東京五輪,予算
(画像=takadahirohito/stock.adobe.com)

2020年春、同年夏開催の東京五輪が新型コロナウイルス感染症の感染拡大によって1年の延期が決定されました。その決定から約1年が経過した2021年1月、再び緊急事態宣言が発出され、2021年夏の開催も危ぶまれています。15日には米有力紙・ニューヨーク・タイムズが「東京五輪は中止の可能性」と報じました。日本と米国、欧州主要国で感染拡大が続き、国際オリンピック委員会(IOC)らの間で、安全な五輪開催は不可能との声が出ていることが理由といいます。感染症対策のために東京五輪の大会予算が大きく膨らみ、仮に開催となってもオリンピック史上もっとも経費のかかる大会になりそうです。

約3,000億の経費増が決定

2019年12月、東京五輪の最終予算として出された案では、開催費の総額は1兆3,500億円とされていました。その後大会の延期が決定され2020年12月に新たに出された予算案では、2019年12月に算出された予算の約3,000億円増の1兆6,440億円になったことを東京2020組織委員会が公表しました。

オリンピック史上初となる大会の延期に史上最大の費用額。何かと話題になる東京五輪、なぜこのように予算が膨らんでしまったのでしょうか。

なぜ予算が増額した?

東京2020組織委員会は延期を踏まえて大会を簡素化し経費の削減を図るとしながらも、延期によって生じた追加経費に加え、新型コロナウイルス感染症対策関連費も計上しています。

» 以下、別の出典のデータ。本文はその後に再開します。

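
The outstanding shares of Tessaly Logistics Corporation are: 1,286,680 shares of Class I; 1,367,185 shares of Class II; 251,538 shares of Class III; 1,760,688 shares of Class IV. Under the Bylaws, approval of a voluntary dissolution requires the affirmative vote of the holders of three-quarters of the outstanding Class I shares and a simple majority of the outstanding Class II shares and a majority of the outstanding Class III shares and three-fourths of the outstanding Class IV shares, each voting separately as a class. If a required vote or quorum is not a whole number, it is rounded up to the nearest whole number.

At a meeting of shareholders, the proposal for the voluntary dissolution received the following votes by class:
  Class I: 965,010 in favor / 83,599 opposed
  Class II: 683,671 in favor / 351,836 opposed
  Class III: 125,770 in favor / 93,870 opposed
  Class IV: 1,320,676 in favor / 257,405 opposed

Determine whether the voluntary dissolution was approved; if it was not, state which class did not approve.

Class I: 3/4 of 1286680 = 965010; 965,010 required, 965,010 in favor — approved.
Class II: a majority of 1367185 is 683593; 683,593 required, 683,671 in favor — approved.
Class III: a majority of 251538 is 125770; 125,770 required, 125,770 in favor — approved.
Class IV: 3/4 of 1760688 = 1320516; 1,320,516 required, 1,320,676 in favor — approved.

Approved — every class gave the required vote.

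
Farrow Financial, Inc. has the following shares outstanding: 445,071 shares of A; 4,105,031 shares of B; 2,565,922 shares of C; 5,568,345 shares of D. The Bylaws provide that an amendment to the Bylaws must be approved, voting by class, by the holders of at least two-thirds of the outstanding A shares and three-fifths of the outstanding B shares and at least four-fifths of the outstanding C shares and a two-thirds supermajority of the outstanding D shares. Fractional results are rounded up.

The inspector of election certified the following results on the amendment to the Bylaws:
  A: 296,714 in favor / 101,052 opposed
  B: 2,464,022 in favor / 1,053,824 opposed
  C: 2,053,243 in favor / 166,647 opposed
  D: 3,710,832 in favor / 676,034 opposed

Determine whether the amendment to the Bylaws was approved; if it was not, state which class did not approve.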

チケットの払い戻しのためのシステム費用、選手村の維持管理費用、広告代理店との契約延長費用なども含まれており、それにともない東京都が負担する費用額も1,050億円増額されています。

五輪開催は中止の意見も

予算が膨らむ東京五輪については、本当に開催するべきなのか疑問の声も上がっています。日本と米国、欧州主要国では感染拡大が続き、国際オリンピック委員会のディック・パウンド委員は開催に「確信が持てない」と述べています。

新型コロナウイルスは、感染拡大から1年を経過しても収まるどころかさらに広がり、国内でも連日のように新規陽性者数の最大数を更新しています。国外では新型コロナウイルスの変異ウイルスが猛威を振るい始めており、「対策をすれば安全」という状況ではありません。

お金も健康も財産

緊急事態宣言が再び発出される以前から、国内の移動すら控える方が多くいたはずです。新型コロナウイルスが収まらない状況下で、多くの人が国を超えて移動する五輪の開催に反対する意見が出るのもうなずけます。

東京五輪の予算が増額されていることに加え、新型コロナウイルスのリスクがより増すかもしれない状況に不安を覚える方も多いでしょう。お金と健康、どちらも人間社会で暮らす人々には欠かせない財産です。東京五輪はどうなるのか、私たちは注意深く情報を集めていく必要がありそうです。